Personal information
- Date of birth: 2 April 1967 (age 58)
- Place of birth: Sindelfingen, West Germany
- Height: 1.83 m (6 ft 0 in)
- Position(s): Defender

Senior career*
- Years: Team / Apps / (Gls)
- 0000–1993: 1. FC Pforzheim
- 1993–1994: TSF Ditzingen
- 1994–1995: VfR Pforzheim
- 1995–1997: SpVgg 07 Ludwigsburg / 62 / (6)
- 1997–1999: SSV Ulm / 50 / (1)

Managerial career
- 2001: VfB Stuttgart II (caretaker)
- 2011: Hertha BSC (caretaker)
- 2022: Greuther Fürth (caretaker)

= Rainer Widmayer =

German footballer (born 1967)

Rainer Widmayer (born 2 April 1967) is a German football manager and former player.

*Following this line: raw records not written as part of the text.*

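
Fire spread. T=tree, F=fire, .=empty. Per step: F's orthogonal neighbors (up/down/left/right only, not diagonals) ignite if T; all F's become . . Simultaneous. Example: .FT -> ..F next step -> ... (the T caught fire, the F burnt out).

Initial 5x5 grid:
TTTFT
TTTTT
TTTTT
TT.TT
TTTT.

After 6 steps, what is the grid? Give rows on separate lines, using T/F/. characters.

Step 1: 3 trees catch fire, 1 burn out
  TTF.F
  TTTFT
  TTTTT
  TT.TT
  TTTT.
Step 2: 4 trees catch fire, 3 burn out
  TF...
  TTF.F
  TTTFT
  TT.TT
  TTTT.
Step 3: 5 trees catch fire, 4 burn out
  F....
  TF...
  TTF.F
  TT.FT
  TTTT.
Step 4: 4 trees catch fire, 5 burn out
  .....
  F....
  TF...
  TT..F
  TTTF.
Step 5: 3 trees catch fire, 4 burn out
  .....
  .....
  F....
  TF...
  TTF..
Step 6: 2 trees catch fire, 3 burn out
  .....
  .....
  .....
  F....
  TF...

.....
.....
.....
F....
TF...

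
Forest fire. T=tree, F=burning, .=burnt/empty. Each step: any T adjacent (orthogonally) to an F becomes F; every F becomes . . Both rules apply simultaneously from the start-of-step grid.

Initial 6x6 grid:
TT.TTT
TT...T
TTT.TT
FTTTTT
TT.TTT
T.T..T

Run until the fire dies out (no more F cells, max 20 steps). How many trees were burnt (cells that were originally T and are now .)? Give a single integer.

Step 1: +3 fires, +1 burnt (F count now 3)
Step 2: +5 fires, +3 burnt (F count now 5)
Step 3: +4 fires, +5 burnt (F count now 4)
Step 4: +3 fires, +4 burnt (F count now 3)
Step 5: +3 fires, +3 burnt (F count now 3)
Step 6: +2 fires, +3 burnt (F count now 2)
Step 7: +2 fires, +2 burnt (F count now 2)
Step 8: +1 fires, +2 burnt (F count now 1)
Step 9: +1 fires, +1 burnt (F count now 1)
Step 10: +1 fires, +1 burnt (F count now 1)
Step 11: +0 fires, +1 burnt (F count now 0)
Fire out after step 11
Initially T: 26, now '.': 35
Total burnt (originally-T cells now '.'): 25

Answer: 25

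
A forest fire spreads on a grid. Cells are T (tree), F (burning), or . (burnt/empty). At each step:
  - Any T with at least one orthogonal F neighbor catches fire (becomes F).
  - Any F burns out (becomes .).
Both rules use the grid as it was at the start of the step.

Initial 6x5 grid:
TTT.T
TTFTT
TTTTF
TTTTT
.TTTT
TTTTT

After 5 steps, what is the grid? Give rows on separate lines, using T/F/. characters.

Step 1: 7 trees catch fire, 2 burn out
  TTF.T
  TF.FF
  TTFF.
  TTTTF
  .TTTT
  TTTTT
Step 2: 7 trees catch fire, 7 burn out
  TF..F
  F....
  TF...
  TTFF.
  .TTTF
  TTTTT
Step 3: 6 trees catch fire, 7 burn out
  F....
  .....
  F....
  TF...
  .TFF.
  TTTTF
Step 4: 4 trees catch fire, 6 burn out
  .....
  .....
  .....
  F....
  .F...
  TTFF.
Step 5: 1 trees catch fire, 4 burn out
  .....
  .....
  .....
  .....
  .....
  TF...

.....
.....
.....
.....
.....
TF...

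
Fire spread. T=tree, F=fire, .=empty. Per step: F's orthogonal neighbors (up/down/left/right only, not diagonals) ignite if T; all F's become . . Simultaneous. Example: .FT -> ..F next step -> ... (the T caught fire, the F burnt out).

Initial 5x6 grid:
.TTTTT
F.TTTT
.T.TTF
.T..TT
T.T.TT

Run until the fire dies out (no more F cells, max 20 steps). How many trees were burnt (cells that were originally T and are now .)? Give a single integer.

Step 1: +3 fires, +2 burnt (F count now 3)
Step 2: +5 fires, +3 burnt (F count now 5)
Step 3: +3 fires, +5 burnt (F count now 3)
Step 4: +2 fires, +3 burnt (F count now 2)
Step 5: +1 fires, +2 burnt (F count now 1)
Step 6: +1 fires, +1 burnt (F count now 1)
Step 7: +0 fires, +1 burnt (F count now 0)
Fire out after step 7
Initially T: 19, now '.': 26
Total burnt (originally-T cells now '.'): 15

Answer: 15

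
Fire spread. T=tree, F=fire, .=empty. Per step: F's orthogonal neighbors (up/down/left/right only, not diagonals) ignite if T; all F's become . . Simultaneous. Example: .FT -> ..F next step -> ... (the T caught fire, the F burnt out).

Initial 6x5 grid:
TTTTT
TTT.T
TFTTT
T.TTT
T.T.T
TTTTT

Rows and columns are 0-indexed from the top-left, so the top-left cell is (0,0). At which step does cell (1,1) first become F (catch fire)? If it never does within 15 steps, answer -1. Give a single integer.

Step 1: cell (1,1)='F' (+3 fires, +1 burnt)
  -> target ignites at step 1
Step 2: cell (1,1)='.' (+6 fires, +3 burnt)
Step 3: cell (1,1)='.' (+6 fires, +6 burnt)
Step 4: cell (1,1)='.' (+5 fires, +6 burnt)
Step 5: cell (1,1)='.' (+4 fires, +5 burnt)
Step 6: cell (1,1)='.' (+1 fires, +4 burnt)
Step 7: cell (1,1)='.' (+0 fires, +1 burnt)
  fire out at step 7

1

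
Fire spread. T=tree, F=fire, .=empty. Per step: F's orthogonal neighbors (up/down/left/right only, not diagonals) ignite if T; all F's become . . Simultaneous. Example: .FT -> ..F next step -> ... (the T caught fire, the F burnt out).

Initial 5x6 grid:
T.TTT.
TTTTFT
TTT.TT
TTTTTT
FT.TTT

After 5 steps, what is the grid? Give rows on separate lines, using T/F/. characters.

Step 1: 6 trees catch fire, 2 burn out
  T.TTF.
  TTTF.F
  TTT.FT
  FTTTTT
  .F.TTT
Step 2: 6 trees catch fire, 6 burn out
  T.TF..
  TTF...
  FTT..F
  .FTTFT
  ...TTT
Step 3: 9 trees catch fire, 6 burn out
  T.F...
  FF....
  .FF...
  ..FF.F
  ...TFT
Step 4: 3 trees catch fire, 9 burn out
  F.....
  ......
  ......
  ......
  ...F.F
Step 5: 0 trees catch fire, 3 burn out
  ......
  ......
  ......
  ......
  ......

......
......
......
......
......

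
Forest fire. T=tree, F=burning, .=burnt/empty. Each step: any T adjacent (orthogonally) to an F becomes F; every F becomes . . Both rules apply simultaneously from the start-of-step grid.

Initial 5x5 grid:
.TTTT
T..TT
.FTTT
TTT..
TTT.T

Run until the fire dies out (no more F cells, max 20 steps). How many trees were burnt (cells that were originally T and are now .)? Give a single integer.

Step 1: +2 fires, +1 burnt (F count now 2)
Step 2: +4 fires, +2 burnt (F count now 4)
Step 3: +4 fires, +4 burnt (F count now 4)
Step 4: +2 fires, +4 burnt (F count now 2)
Step 5: +2 fires, +2 burnt (F count now 2)
Step 6: +1 fires, +2 burnt (F count now 1)
Step 7: +0 fires, +1 burnt (F count now 0)
Fire out after step 7
Initially T: 17, now '.': 23
Total burnt (originally-T cells now '.'): 15

Answer: 15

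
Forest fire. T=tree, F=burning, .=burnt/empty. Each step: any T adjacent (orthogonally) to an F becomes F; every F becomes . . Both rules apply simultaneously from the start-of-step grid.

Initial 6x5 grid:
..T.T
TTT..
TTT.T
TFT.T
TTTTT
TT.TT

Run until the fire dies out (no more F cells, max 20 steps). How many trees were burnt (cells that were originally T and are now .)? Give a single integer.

Answer: 20

Derivation:
Step 1: +4 fires, +1 burnt (F count now 4)
Step 2: +6 fires, +4 burnt (F count now 6)
Step 3: +4 fires, +6 burnt (F count now 4)
Step 4: +3 fires, +4 burnt (F count now 3)
Step 5: +2 fires, +3 burnt (F count now 2)
Step 6: +1 fires, +2 burnt (F count now 1)
Step 7: +0 fires, +1 burnt (F count now 0)
Fire out after step 7
Initially T: 21, now '.': 29
Total burnt (originally-T cells now '.'): 20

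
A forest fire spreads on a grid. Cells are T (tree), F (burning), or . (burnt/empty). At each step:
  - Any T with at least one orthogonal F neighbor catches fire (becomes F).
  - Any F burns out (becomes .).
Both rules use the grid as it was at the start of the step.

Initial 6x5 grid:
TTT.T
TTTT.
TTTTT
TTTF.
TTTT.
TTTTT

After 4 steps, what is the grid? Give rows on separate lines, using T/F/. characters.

Step 1: 3 trees catch fire, 1 burn out
  TTT.T
  TTTT.
  TTTFT
  TTF..
  TTTF.
  TTTTT
Step 2: 6 trees catch fire, 3 burn out
  TTT.T
  TTTF.
  TTF.F
  TF...
  TTF..
  TTTFT
Step 3: 6 trees catch fire, 6 burn out
  TTT.T
  TTF..
  TF...
  F....
  TF...
  TTF.F
Step 4: 5 trees catch fire, 6 burn out
  TTF.T
  TF...
  F....
  .....
  F....
  TF...

TTF.T
TF...
F....
.....
F....
TF...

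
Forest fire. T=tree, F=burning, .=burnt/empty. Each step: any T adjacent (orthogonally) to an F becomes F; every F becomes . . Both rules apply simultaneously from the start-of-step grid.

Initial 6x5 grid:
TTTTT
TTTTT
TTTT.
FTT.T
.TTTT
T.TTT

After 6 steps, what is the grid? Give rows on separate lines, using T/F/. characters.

Step 1: 2 trees catch fire, 1 burn out
  TTTTT
  TTTTT
  FTTT.
  .FT.T
  .TTTT
  T.TTT
Step 2: 4 trees catch fire, 2 burn out
  TTTTT
  FTTTT
  .FTT.
  ..F.T
  .FTTT
  T.TTT
Step 3: 4 trees catch fire, 4 burn out
  FTTTT
  .FTTT
  ..FT.
  ....T
  ..FTT
  T.TTT
Step 4: 5 trees catch fire, 4 burn out
  .FTTT
  ..FTT
  ...F.
  ....T
  ...FT
  T.FTT
Step 5: 4 trees catch fire, 5 burn out
  ..FTT
  ...FT
  .....
  ....T
  ....F
  T..FT
Step 6: 4 trees catch fire, 4 burn out
  ...FT
  ....F
  .....
  ....F
  .....
  T...F

...FT
....F
.....
....F
.....
T...F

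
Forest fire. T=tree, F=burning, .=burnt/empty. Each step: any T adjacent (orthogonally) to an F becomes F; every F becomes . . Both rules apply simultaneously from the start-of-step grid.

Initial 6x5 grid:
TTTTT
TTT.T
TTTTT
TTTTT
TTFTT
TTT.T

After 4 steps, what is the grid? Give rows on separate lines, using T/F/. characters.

Step 1: 4 trees catch fire, 1 burn out
  TTTTT
  TTT.T
  TTTTT
  TTFTT
  TF.FT
  TTF.T
Step 2: 6 trees catch fire, 4 burn out
  TTTTT
  TTT.T
  TTFTT
  TF.FT
  F...F
  TF..T
Step 3: 7 trees catch fire, 6 burn out
  TTTTT
  TTF.T
  TF.FT
  F...F
  .....
  F...F
Step 4: 4 trees catch fire, 7 burn out
  TTFTT
  TF..T
  F...F
  .....
  .....
  .....

TTFTT
TF..T
F...F
.....
.....
.....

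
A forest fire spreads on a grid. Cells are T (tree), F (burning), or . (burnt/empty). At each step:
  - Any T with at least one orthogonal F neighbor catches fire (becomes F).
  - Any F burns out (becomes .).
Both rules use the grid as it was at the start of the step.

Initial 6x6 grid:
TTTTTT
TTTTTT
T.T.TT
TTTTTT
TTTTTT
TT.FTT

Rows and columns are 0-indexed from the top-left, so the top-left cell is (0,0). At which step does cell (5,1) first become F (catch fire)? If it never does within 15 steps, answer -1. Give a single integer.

Step 1: cell (5,1)='T' (+2 fires, +1 burnt)
Step 2: cell (5,1)='T' (+4 fires, +2 burnt)
Step 3: cell (5,1)='T' (+4 fires, +4 burnt)
Step 4: cell (5,1)='F' (+6 fires, +4 burnt)
  -> target ignites at step 4
Step 5: cell (5,1)='.' (+5 fires, +6 burnt)
Step 6: cell (5,1)='.' (+6 fires, +5 burnt)
Step 7: cell (5,1)='.' (+4 fires, +6 burnt)
Step 8: cell (5,1)='.' (+1 fires, +4 burnt)
Step 9: cell (5,1)='.' (+0 fires, +1 burnt)
  fire out at step 9

4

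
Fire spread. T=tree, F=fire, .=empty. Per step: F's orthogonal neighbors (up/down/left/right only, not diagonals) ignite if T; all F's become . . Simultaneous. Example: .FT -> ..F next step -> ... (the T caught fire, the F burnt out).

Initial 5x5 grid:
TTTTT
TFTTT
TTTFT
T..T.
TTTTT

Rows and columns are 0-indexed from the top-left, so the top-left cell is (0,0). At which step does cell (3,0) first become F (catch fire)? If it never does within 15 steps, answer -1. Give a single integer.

Step 1: cell (3,0)='T' (+8 fires, +2 burnt)
Step 2: cell (3,0)='T' (+6 fires, +8 burnt)
Step 3: cell (3,0)='F' (+4 fires, +6 burnt)
  -> target ignites at step 3
Step 4: cell (3,0)='.' (+2 fires, +4 burnt)
Step 5: cell (3,0)='.' (+0 fires, +2 burnt)
  fire out at step 5

3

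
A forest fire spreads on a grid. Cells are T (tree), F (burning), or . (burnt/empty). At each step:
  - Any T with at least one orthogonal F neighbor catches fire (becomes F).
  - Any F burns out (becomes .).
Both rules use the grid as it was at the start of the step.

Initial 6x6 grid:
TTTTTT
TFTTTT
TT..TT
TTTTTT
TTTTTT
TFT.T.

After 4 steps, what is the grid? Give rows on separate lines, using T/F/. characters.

Step 1: 7 trees catch fire, 2 burn out
  TFTTTT
  F.FTTT
  TF..TT
  TTTTTT
  TFTTTT
  F.F.T.
Step 2: 7 trees catch fire, 7 burn out
  F.FTTT
  ...FTT
  F...TT
  TFTTTT
  F.FTTT
  ....T.
Step 3: 5 trees catch fire, 7 burn out
  ...FTT
  ....FT
  ....TT
  F.FTTT
  ...FTT
  ....T.
Step 4: 5 trees catch fire, 5 burn out
  ....FT
  .....F
  ....FT
  ...FTT
  ....FT
  ....T.

....FT
.....F
....FT
...FTT
....FT
....T.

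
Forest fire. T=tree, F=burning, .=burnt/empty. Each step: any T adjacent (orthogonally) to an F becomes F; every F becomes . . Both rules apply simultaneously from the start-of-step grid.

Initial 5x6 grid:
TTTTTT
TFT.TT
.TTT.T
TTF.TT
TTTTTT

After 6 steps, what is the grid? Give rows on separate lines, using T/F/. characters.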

During his playing career, he played mostly in the lower divisions, except his final season, during which he played in the 2. Bundesliga for SSV Ulm. As manager, he has been assistant manager of Swiss clubs FC St. Gallen and Grasshopper Club Zürich. In Germany, he assistant managed Hertha BSC and the reserves and professional squad of VfB Stuttgart. After Markus Babbel was sacked as manager of Hertha BSC, Widmayer was appointed caretaker of the Berlin club. Several days later, having completed his duties of caretaker, Widmayer left Hertha altogether. In 2012 Widmayer was assistant coach of Markus Babbel for TSG Hoffenheim. In January 2021, Widmayer became assistant coach of the new head coach of Schalke 04, Christian Gross. In 2022, he was assistant coach of Greuther Fürth and in October he was the interim manager for one game.